Le fils de l’ancien président ivoirien vient pour la deuxième fois d’être empêché de se rendre à la convocation d’un juge en France. Et nous assistons à un mutisme partagé par l’ensemble de la classe politique française. Pourquoi tout ce qui constitue, à une moindre échelle en Occident un scandale devrait être admise comme une norme qui doit s’imposer en Afrique ? La thèse qui soutient que la France et autres puissances interviennent pour le bien des populations en Afrique ne résistent plus à l’épreuve des faits. Il s’agit là d’un simple procédé obscurantiste qui voudrait entretenir un ferment de l’omerta.
A la lumière de tout ce qui précède, on peut retenir que les guerres sont exportées en Afrique pour que pendant que les populations cherchent à survivre, les richesses soient exploitées par les grandes puissances. Aussi, constatons-nous amèrement que ceux qui perpètrent la violence politique sont adoubés et même choyés. La communauté internationale a eu le temps pendant bientôt trois ans de mesurer que celui qu’il a imposé aux Ivoiriens, en l’occurrence Alassane Ouattara n’est pas un démocrate. Ouattara est hostile à la manifestation plurielle de la politique. La communauté internationale doit donc aujourd’hui prendre acte et aviser que Ouattara est un dictateur corrompu.
Le pouvoir actuel ne veut pas de la réconciliation pendant que la Côte d’Ivoire, grand pays de la sous-région ouest-africaine mérite d’être une République démocratique et responsable.
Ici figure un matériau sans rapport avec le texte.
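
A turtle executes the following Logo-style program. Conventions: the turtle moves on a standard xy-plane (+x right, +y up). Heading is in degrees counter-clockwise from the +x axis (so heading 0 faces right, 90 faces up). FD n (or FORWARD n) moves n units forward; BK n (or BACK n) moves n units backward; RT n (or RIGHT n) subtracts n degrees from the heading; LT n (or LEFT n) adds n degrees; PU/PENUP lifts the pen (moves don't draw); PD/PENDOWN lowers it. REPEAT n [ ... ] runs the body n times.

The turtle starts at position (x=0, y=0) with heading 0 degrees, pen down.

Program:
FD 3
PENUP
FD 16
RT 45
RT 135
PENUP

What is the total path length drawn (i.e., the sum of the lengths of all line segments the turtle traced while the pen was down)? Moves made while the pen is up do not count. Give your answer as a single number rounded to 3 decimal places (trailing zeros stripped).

Executing turtle program step by step:
Start: pos=(0,0), heading=0, pen down
FD 3: (0,0) -> (3,0) [heading=0, draw]
PU: pen up
FD 16: (3,0) -> (19,0) [heading=0, move]
RT 45: heading 0 -> 315
RT 135: heading 315 -> 180
PU: pen up
Final: pos=(19,0), heading=180, 1 segment(s) drawn

Segment lengths:
  seg 1: (0,0) -> (3,0), length = 3
Total = 3

Answer: 3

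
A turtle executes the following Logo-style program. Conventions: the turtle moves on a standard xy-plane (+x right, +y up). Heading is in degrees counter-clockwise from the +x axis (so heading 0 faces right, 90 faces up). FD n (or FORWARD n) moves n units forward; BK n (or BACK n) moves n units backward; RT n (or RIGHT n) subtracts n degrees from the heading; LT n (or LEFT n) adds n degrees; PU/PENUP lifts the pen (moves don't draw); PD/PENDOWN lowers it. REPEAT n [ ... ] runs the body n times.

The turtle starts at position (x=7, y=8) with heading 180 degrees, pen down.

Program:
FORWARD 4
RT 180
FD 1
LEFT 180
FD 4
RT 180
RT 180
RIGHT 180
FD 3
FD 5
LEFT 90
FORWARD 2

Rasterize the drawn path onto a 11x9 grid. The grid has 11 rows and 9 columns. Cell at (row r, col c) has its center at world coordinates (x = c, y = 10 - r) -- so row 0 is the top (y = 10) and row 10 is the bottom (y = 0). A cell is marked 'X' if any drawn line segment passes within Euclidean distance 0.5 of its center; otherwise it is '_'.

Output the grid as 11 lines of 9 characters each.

Segment 0: (7,8) -> (3,8)
Segment 1: (3,8) -> (4,8)
Segment 2: (4,8) -> (0,8)
Segment 3: (0,8) -> (3,8)
Segment 4: (3,8) -> (8,8)
Segment 5: (8,8) -> (8,10)

Answer: ________X
________X
XXXXXXXXX
_________
_________
_________
_________
_________
_________
_________
_________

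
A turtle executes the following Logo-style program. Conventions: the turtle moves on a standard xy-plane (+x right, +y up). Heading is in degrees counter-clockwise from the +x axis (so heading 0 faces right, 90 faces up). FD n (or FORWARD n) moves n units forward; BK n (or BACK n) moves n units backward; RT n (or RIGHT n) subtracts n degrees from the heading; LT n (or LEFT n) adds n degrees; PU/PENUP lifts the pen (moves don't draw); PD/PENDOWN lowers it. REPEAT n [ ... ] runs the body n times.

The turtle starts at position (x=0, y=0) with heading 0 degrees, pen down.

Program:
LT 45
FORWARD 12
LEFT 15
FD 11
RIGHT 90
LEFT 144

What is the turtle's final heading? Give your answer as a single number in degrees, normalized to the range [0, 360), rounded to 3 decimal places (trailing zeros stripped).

Executing turtle program step by step:
Start: pos=(0,0), heading=0, pen down
LT 45: heading 0 -> 45
FD 12: (0,0) -> (8.485,8.485) [heading=45, draw]
LT 15: heading 45 -> 60
FD 11: (8.485,8.485) -> (13.985,18.012) [heading=60, draw]
RT 90: heading 60 -> 330
LT 144: heading 330 -> 114
Final: pos=(13.985,18.012), heading=114, 2 segment(s) drawn

Answer: 114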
Ce qui ferait gagner tout le monde : ses populations ; ceux qui aspirent à y vivre dans la quiétude et les pays qui s’engageraient avec elle dans un cadre de rapport gagnant-gagnant. Ceux qui ont endeuillé de nombreuses familles en falsifiant la vérité et l’histoire ne méritent pas de rester au pouvoir.

Dr Claude KOUDOU, Enseignant-Ecrivain ; Directeur de la Collection « Afrique Liberté » chez les Editions L’Harmattan ; Président des Convergences pour la Paix et le Développement de l’Afrique ; Membre de la Coordination des intellectuels africains et des Diasporas africaines.